Esta é a quarta de uma série de reportagens do PÚBLICO sobre o estado das principais linhas ferroviárias do país. Ao longo dos próximos dias, acompanhe o dossier A Ver Passar Comboios.

O aviso leva várias pessoas a desviar o olhar na mesma direcção: “Senhores passageiros, vai dar entrada na linha número um o comboio urbano com destino a Braga.” Quando a promessa se cumpre, precipitam-se homens, mulheres e criança. Como num jogo de cadeiras, nem todos se conseguem sentar. Alguns ficam de pé, a olhar uns para os outros. Muitos puxam os telemóveis, refugiam-se neles.

São quase 10h00 do dia 16 de Agosto. O poder de atracção dos minúsculos ecrãs é tanto que quase só se ouve falar dois velhos amigos, em trajes de férias, num francês impecável. Quantos irão para as praias do Minho? As entradas e saídas quase se podem contar pelos dedos em Ermesinde, Trofa, Famalicão. Em Nine, não. Junta-se um magote. É ali que se separa quem vai para Braga de quem vai para Valença.

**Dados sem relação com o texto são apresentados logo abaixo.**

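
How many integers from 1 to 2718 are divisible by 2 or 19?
⌊2718/2⌋ + ⌊2718/19⌋ - ⌊2718/38⌋ = 1359 + 143 - 71 = 1431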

Não é só o comboio que muda, percebe-se de imediato. “Lamentamos informar que o comboio regional procedente de Viana do Castelo circula com um atraso de 12 minutos. A hora prevista de chegada é 10h55”, avisa uma voz. “É, vem atrasado”, comenta uma mulher. “É o costume”, retorque o homem que a acompanha.

O comboio que está a chegar é o mesmo que há-de partir. Há via única daqui até à fronteira luso-galega. Até Braga, é que já há via dupla. Entre 2002 e 2004, a propósito do Campeonato Europeu de Futebol, a linha foi modernizada até Nine (a intervenção permitiu não só duplicar a via, mas também electrificá-la). Nos 43 quilómetros que vão até Viana do Castelo, está a sê-lo. Nos 48 seguintes que vão até Valença, há-de ser.

As obras entre Nine e Viana do Castelo decorrem com nove meses de atraso. E o concurso público para a modernização do troço Viana do Castelo – Valença foi lançado com 15 meses de atraso, face ao que está previsto no Ferrovia 2020. Não é assunto por aqui hoje, esse atraso. Pelo menos que se ouça. Só os tempos de espera e de viagem, os horários e as ligações, a praia e as festas da Senhora da Agonia.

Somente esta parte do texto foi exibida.